Josiane prenait toujours la défense de son grand costaud de Bernard mais en privé ne lui passait rien, s'arrangeant chaque fois pour avoir le dernier mot. On se chipotait comme chat et chien tous les deux, sous l'œil indifférent de Bernard qui ne voulait surtout pas s'en mêler. Elle cherchait à m'opposer les arguments les plus tordus et j'adorais les lui renvoyer quand elle s'y attendait le moins.
Une joute entre nous. 

« Ah ces deux-là » s'exclamait June, plus amusée qu'excédée par notre jeu. June était plus pudique, plus "diplomate" que Josiane, jamais en public, gardant ses griefs pour l’atmosphère plus feutrée du bistrot de Guy.
Mais au-delà de leurs différences de tempérament, June et Josiane formaient une sacrée paire à cette époque !
 


June tournait en rond dans l’appartement depuis le matin, insatisfaite, en rogne contre elle-même et contre l'impossible choix entre la nécessaire révolte contre les inégalités et leurs cortèges de violence, dont se satisfaisait l’ordre établi, et un humanisme qui la poussait vers la non-violence. Elle se sentait désarmée, comme beaucoup de ses amis, face à ce dilemme sur l'impossible conciliation entre efficacité et humanisme.

Les discussions avec Rudi avaient relancé ce débat intérieur depuis son départ… et gâté son caractère. Elle, pourtant si gaie d’ordinaire, avait des sautes d'humeur subites ou restait de longs moments absente, perdue dans ses pensées.

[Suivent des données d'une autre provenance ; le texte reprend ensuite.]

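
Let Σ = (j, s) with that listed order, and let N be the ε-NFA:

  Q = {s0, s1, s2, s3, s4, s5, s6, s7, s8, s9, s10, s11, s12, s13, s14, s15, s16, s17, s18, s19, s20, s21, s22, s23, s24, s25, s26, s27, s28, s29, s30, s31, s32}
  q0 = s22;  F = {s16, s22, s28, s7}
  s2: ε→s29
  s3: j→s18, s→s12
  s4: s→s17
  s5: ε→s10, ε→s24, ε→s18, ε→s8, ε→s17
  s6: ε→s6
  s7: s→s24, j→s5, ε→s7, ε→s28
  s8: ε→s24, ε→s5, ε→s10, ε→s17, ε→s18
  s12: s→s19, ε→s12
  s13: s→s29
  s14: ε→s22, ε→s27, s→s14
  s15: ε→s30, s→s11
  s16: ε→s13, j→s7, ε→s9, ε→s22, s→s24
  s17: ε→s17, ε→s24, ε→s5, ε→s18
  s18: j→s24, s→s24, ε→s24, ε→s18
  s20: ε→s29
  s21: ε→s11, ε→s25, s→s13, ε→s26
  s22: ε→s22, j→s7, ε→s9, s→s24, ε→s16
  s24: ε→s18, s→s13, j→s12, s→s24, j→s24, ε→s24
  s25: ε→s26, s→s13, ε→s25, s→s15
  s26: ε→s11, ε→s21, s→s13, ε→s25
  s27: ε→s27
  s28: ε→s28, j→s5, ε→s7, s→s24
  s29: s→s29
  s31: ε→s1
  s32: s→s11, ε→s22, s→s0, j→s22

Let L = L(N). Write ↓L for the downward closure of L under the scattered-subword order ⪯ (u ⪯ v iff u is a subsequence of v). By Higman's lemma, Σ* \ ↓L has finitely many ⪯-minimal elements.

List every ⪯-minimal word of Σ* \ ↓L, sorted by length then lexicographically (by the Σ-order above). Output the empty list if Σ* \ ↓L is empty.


A = [s, jj].

|Q|=33, |F|=4, |δ|=75 (46 ε).
min D↑ (3 st, q0=0, F={2}): 0:j→1,s→2 1:j→2,s→2 2:j→2,s→2 (ε-aug+det+¬).
's': run [15, 6] end={s12,s13,s18,s19,s24,s29} — reject; 1/1 del acc.
'jj': run [15, 12, 10] end={s10,s12,s13,s17,s18,s19,s24,s29,s5,s8} — reject; 2/2 single-dels accept.
2 obstructions.


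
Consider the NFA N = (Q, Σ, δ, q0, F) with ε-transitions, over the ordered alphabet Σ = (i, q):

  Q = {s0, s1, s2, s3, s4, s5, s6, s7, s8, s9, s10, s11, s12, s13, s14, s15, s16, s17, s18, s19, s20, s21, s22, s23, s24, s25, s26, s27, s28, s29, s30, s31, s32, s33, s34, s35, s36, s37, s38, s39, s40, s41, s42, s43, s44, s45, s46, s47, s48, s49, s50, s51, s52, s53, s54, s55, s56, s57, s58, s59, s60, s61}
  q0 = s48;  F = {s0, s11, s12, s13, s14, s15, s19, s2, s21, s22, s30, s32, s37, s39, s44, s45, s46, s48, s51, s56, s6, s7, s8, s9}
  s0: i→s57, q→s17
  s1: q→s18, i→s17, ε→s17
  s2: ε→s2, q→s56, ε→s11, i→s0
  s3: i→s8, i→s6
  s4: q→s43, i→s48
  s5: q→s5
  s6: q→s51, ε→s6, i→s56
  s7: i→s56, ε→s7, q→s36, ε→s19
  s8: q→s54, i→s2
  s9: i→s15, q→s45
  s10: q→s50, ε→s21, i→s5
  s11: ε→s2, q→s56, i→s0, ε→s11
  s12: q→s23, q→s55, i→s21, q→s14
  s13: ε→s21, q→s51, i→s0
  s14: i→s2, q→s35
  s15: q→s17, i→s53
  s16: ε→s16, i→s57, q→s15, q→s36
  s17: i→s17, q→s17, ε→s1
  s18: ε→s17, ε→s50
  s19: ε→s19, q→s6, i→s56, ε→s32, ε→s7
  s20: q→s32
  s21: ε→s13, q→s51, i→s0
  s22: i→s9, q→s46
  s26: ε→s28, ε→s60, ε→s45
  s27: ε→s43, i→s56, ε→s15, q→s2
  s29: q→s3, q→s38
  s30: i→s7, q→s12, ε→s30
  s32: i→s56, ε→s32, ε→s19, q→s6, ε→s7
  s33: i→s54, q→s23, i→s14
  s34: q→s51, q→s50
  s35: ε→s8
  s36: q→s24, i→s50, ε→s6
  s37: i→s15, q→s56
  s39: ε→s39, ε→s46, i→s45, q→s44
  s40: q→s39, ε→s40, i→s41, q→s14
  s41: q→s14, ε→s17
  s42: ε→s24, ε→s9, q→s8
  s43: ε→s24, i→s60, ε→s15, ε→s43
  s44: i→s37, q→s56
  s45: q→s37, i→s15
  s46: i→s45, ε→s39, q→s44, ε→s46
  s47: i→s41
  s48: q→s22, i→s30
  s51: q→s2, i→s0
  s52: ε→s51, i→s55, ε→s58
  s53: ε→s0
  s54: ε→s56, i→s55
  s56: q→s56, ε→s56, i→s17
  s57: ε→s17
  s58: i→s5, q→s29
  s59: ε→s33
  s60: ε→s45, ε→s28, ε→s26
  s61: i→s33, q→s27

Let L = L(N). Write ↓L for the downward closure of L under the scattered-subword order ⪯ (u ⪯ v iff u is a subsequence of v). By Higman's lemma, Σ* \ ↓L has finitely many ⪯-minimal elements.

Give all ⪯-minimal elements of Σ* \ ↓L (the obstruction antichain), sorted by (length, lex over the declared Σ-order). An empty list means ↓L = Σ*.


|Q|=62, |F|=24, |δ|=139 (50 ε).
min D↑ (20 st, q0=0, F={14}): 0:i→1,q→2 1:i→3,q→4 2:i→5,q→6 3:i→7,q→8 4:i→9,q→10 5:i→11,q→12 6:i→12,q→13 7:i→14,q→7 8:i→7,q→15 9:i→16,q→15 10:i→17,q→18 11:i→16,q→14 12:i→11,q→19 13:i→19,q→7 14:i→14,q→14 15:i→16,q→17 16:i→14,q→14 17:i→16,q→7 18:i→17,q→7 19:i→11,q→7 (ε-aug+det+¬).
'iiii': N↓-sim [36, 31, 21, 8, 5] end={s1,s17,s18,s50,s57} rej; 4/4 del acc.
'qiiq': N↓-sim [36, 31, 18, 8, 4] end={s1,s17,s18,s50} — reject; 4/4 deletions ∈↓L.
'qqqqi': |S_i|=[36, 31, 24, 17, 7, 5] end={s1,s17,s18,s50,s55} — reject; 5/5 del acc.
'iiqqiq': |S_i|=[36, 31, 21, 13, 11, 6, 4] end={s1,s17,s18,s50} ∉↓L; 6/6 del acc.
'iqqiqi': run [36, 31, 26, 20, 12, 5, 4] end={s1,s17,s18,s50} ∉↓L; 6/6 single-dels accept.
5 minimals (antichain).

Antichain: [iiii, qiiq, qqqqi, iiqqiq, iqqiqi].


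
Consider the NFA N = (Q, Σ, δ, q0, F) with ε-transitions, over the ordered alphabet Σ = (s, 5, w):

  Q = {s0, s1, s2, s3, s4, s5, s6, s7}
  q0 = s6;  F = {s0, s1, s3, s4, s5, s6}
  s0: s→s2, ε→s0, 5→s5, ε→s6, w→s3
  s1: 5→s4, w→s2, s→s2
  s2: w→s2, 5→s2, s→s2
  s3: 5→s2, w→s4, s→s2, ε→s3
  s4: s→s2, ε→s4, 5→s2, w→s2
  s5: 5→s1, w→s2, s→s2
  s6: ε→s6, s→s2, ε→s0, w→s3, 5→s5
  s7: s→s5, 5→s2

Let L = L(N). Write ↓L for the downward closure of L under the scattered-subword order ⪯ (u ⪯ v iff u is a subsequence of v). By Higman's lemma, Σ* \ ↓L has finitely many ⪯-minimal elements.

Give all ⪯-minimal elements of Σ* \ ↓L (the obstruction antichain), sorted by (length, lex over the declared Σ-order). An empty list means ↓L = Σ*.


min(Σ*\↓L) = [s, 5w, w5, www, 5555].

|Q|=8, |F|=6, |δ|=29 (6 ε).
min D↑ (6 st, q0=0, F={1}): 0:s→1,5→2,w→3 1:s→1,5→1,w→1 2:s→1,5→4,w→1 3:s→1,5→1,w→5 4:s→1,5→5,w→1 5:s→1,5→1,w→1 [Hopcroft].
's': |S_i|=[7, 1] end={s2} ∉↓L; 1/1 single-dels accept.
'5w': run [7, 4, 1] end={s2} rej; 2/2 del acc.
'w5': run [7, 3, 1] end={s2} rej; 2/2 single-dels accept.
'www': run [7, 3, 2, 1] end={s2} — reject; 3/3 del acc.
'5555': run [7, 4, 3, 2, 1] end={s2} — reject; 4/4 deletions ∈↓L.
5 minimals (antichain).


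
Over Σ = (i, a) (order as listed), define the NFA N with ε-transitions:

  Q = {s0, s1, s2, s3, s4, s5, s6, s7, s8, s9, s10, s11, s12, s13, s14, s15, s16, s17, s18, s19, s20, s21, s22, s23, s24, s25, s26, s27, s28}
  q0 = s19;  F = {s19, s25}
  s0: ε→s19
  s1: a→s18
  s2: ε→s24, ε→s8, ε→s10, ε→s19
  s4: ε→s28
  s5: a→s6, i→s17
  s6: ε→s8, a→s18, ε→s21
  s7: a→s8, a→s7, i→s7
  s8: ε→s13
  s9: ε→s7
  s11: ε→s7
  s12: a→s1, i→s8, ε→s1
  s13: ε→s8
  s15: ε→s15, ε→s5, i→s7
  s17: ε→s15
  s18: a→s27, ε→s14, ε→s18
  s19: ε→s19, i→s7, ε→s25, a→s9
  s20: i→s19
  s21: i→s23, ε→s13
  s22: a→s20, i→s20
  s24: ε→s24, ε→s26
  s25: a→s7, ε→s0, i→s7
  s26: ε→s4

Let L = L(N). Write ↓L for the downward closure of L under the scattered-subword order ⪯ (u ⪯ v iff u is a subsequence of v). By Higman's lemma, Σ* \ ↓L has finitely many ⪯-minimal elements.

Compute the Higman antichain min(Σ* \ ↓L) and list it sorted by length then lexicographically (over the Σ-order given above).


min(Σ*\↓L) = [i, a].

|Q|=29, |F|=2, |δ|=44 (25 ε).
min D↑ (2 st, q0=0, F={1}): 0:i→1,a→1 1:i→1,a→1.
'i': |S_i|=[7, 3] end={s13,s7,s8} rej; 1/1 single-dels accept.
'a': |S_i|=[7, 4] end={s13,s7,s8,s9} ∉↓L; 1/1 single-dels accept.
2 words, ⪯-incomp.


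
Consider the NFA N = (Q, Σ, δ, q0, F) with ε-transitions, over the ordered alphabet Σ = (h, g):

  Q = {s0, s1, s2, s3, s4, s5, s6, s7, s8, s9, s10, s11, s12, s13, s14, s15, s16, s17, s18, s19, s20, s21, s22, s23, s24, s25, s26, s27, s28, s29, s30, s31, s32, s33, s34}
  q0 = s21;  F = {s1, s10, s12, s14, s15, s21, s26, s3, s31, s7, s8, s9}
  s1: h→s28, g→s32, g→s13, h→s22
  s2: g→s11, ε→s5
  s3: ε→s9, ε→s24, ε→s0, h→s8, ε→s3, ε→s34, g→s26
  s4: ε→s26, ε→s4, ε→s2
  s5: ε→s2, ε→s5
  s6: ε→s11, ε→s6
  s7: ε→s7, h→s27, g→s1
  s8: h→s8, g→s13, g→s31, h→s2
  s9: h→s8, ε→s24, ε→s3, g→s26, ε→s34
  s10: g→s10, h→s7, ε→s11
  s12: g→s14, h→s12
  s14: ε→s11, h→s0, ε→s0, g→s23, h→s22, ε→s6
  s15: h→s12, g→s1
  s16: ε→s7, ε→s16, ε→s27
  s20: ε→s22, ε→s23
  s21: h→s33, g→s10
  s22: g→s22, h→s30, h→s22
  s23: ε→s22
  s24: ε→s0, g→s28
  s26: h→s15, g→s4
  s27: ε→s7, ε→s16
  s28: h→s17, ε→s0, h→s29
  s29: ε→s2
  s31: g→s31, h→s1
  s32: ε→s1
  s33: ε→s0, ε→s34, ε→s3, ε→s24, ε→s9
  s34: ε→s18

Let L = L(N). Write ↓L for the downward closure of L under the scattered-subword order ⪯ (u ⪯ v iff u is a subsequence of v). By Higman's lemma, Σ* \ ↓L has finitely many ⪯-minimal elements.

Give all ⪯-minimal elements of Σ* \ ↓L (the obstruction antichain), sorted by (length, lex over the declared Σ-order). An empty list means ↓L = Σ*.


|Q|=35, |F|=12, |δ|=75 (39 ε).
min D↑ (12 st, q0=0, F={10}): 0:h→1,g→2 1:h→3,g→4 2:h→5,g→2 3:h→3,g→6 4:h→7,g→4 5:h→5,g→8 6:h→8,g→6 7:h→9,g→8 8:h→10,g→8 9:h→9,g→11 10:h→10,g→10 11:h→10,g→10.
'ghgh': N↓-sim [32, 24, 20, 15, 9] end={s0,s11,s17,s2,s22,s28,s29,s30,s5} rej; 4/4 deletions ∈↓L.
'hhghh': N↓-sim [32, 30, 22, 16, 12, 9] end={s0,s11,s17,s2,s22,s28,s29,s30,s5} rej; 5/5 single-dels accept.
'hghhgg': N↓-sim [32, 30, 20, 17, 13, 7, 3] end={s22,s23,s30} rej; 6/6 deletions ∈↓L.
3 obstructions.

min(Σ*\↓L) = [ghgh, hhghh, hghhgg].


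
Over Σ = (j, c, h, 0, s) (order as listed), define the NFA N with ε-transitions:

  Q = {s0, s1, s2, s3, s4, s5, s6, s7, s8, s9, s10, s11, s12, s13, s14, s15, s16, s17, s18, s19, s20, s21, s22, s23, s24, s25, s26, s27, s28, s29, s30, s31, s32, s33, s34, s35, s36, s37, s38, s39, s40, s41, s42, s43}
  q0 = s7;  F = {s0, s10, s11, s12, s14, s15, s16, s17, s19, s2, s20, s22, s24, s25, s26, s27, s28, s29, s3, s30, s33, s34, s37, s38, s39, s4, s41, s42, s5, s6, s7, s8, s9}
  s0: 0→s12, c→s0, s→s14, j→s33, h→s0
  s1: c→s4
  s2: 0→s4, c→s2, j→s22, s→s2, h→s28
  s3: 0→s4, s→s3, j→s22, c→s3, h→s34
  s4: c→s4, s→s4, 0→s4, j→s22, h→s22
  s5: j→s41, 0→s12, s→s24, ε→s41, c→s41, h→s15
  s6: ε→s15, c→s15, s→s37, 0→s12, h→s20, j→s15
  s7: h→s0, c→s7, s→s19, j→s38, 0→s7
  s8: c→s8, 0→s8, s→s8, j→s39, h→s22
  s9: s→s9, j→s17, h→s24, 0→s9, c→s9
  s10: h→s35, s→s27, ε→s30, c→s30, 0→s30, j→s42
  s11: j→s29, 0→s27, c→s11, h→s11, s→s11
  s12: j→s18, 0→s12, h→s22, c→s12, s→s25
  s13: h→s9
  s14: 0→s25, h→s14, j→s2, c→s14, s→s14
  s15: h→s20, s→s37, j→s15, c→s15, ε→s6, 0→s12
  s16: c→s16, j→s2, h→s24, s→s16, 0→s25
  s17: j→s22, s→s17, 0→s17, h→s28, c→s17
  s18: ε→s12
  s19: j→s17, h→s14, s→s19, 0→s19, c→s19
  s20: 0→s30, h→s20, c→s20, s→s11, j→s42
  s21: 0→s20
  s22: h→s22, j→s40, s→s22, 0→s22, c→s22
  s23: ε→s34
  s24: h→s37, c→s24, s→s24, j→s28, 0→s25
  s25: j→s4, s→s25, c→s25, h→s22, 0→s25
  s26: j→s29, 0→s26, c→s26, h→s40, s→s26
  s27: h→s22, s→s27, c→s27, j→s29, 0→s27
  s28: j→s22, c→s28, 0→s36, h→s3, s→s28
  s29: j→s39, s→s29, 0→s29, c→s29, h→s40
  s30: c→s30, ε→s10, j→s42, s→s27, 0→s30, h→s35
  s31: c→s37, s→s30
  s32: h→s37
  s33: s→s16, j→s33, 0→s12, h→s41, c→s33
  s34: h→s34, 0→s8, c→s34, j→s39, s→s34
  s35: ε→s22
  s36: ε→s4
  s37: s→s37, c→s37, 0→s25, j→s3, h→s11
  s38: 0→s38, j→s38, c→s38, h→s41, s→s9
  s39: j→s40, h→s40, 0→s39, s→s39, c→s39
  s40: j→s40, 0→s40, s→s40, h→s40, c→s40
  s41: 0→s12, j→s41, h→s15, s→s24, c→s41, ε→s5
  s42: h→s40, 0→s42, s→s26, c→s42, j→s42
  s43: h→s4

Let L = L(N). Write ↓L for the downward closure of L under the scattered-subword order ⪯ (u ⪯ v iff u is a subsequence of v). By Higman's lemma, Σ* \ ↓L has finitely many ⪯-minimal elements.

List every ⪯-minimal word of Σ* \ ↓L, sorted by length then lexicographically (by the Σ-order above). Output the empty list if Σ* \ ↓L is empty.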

Ce qui ne lui ressemblait pas du tout.

J'en avais parlé à Josiane qui elle aussi était inquiète pour son amie, ne l'ayant jamais vue dans cet état. La visite de Rudi avait remis à l'ordre du jour nos vaines querelles sur ce genre de problème. Toutes les discussions n'y changeront rien : on ne peut qu'agir (sans a priori) en fonction des circonstances. Si le pouvoir agit avec violence, la réaction ne peut être que violente.
Autrement dit, pour définir des règles, il faut être deux.
 


- Voilà, Rudi est parti et j’ai l’impression qu’on s'est dit si peu
de choses. Quel homme, n'est-ce pas ? Il est si désarmant, si multiple et il a déjà tellement vécu, déjà joué un rôle moteur dans le mouvement . Je n’ai même pas osé aborder les circonstances de cet attentat qui l’a tant diminué. Ça ne se voit pas mais j’ai bien perçu ces moments de fatigue où il éprouvait du mal à reprendre son souffle, ces moments d’accablement qu’il avait dû apprendre à cacher à ses proches.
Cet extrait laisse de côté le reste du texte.